Smoked out, Mr. Williams apologized during his Wednesday broadcast for having “misremembered” and “conflated” reality. But he lied again in his mea culpa, saying he had witnessed the attack from a helicopter behind the one that took fire. Witnesses say he was at least 30 minutes “behind.”
He should have known better than to rely on a human memory - even if it was his own. He should have been the first to question its validity and worked to confirm it. If he didn't, that's bad. If he did and ignored the actual facts that's even worse.
So it's a good thing that the braintrust is calling out Williams for getting something wrong.

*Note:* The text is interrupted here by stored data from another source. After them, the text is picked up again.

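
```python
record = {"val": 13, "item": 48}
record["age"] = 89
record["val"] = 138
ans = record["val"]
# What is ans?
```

Trace:
`record = {"val": 13, "item": 48}` → record = {'val': 13, 'item': 48}
`record["age"] = 89` → record = {'val': 13, 'item': 48, 'age': 89}
`record["val"] = 138` → record = {'val': 138, 'item': 48, 'age': 89}
`ans = record["val"]` → ans = 138
So ans = 138

Answer: 138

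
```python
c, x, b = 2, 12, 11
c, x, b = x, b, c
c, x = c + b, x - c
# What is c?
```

Trace:
`c, x, b = 2, 12, 11` → c = 2; x = 12; b = 11
`c, x, b = x, b, c` → c = 12; x = 11; b = 2
`c, x = c + b, x - c` → c = 14; x = -1
So c = 14

Answer: 14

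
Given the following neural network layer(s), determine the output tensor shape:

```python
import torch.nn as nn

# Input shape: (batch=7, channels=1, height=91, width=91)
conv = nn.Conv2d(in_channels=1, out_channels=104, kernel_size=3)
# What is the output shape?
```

Input: (7, 1, 91, 91) -> Output: (7, 104, 89, 89)

Answer: (7, 104, 89, 89)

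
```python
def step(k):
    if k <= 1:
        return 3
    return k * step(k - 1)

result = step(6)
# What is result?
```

step(6) = 6 * 5 * 4 * 3 * 2 * 3 = 2160

Answer: 2160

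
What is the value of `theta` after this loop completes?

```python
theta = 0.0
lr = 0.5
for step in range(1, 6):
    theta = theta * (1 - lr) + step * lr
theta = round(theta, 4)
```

Moving average with lr=0.5
`theta` takes the values: 0.0 → 0.5 → 1.25 → 2.125 → 3.0625 → 4.03125 → 4.0312

Answer: 4.0312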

Now I wonder what they'll do with this:
Once in office, Reagan’s deception in the Iran-Contra scandal briefly threatened his presidency. First, Reagan flatly denied wrongdoing, publicly declaring, “We did not — repeat, did not — trade weapons or anything else for hostages, nor will we.” Months later, when subsequent revelations rendered that assertion untenable, Reagan delivered an Oval Office address in which he tried to reconcile his public claims with the factual record. “A few months ago, I told the American people I did not trade arms for hostages,” Reagan said. “My heart and my best intentions still tell me that’s true, but the facts and the evidence tell me it is not.”The braintrust ends with this:
But Reagan’s fabrications also included whoppers about conflict zones reminiscent of those put forth by Williams and Clinton. During Israeli Prime Minister Yitzhak Shamir’s November 1983 visit to the U.S., Reagan told Shamir that during his service in the U.S. Army film corps, he and fellow members of his unit personally shot footage of the Nazis’ concentration camps as they were liberated. Reagan would tell this story again to others, including Holocaust survivor Simon Wiesenthal. But Reagan was never present at the camps’ liberation. Instead, he spent the war in Culver City, California, where he processed footage from the liberation of the camps.
Moral equivalency. Revisionist history. Inventive euphemisms for lying. Sigh. We live in the Age of Mush. And we deserve better.Yes we do. Unfortunately we're not getting it from the Op-Ed page of the Tribune-Review.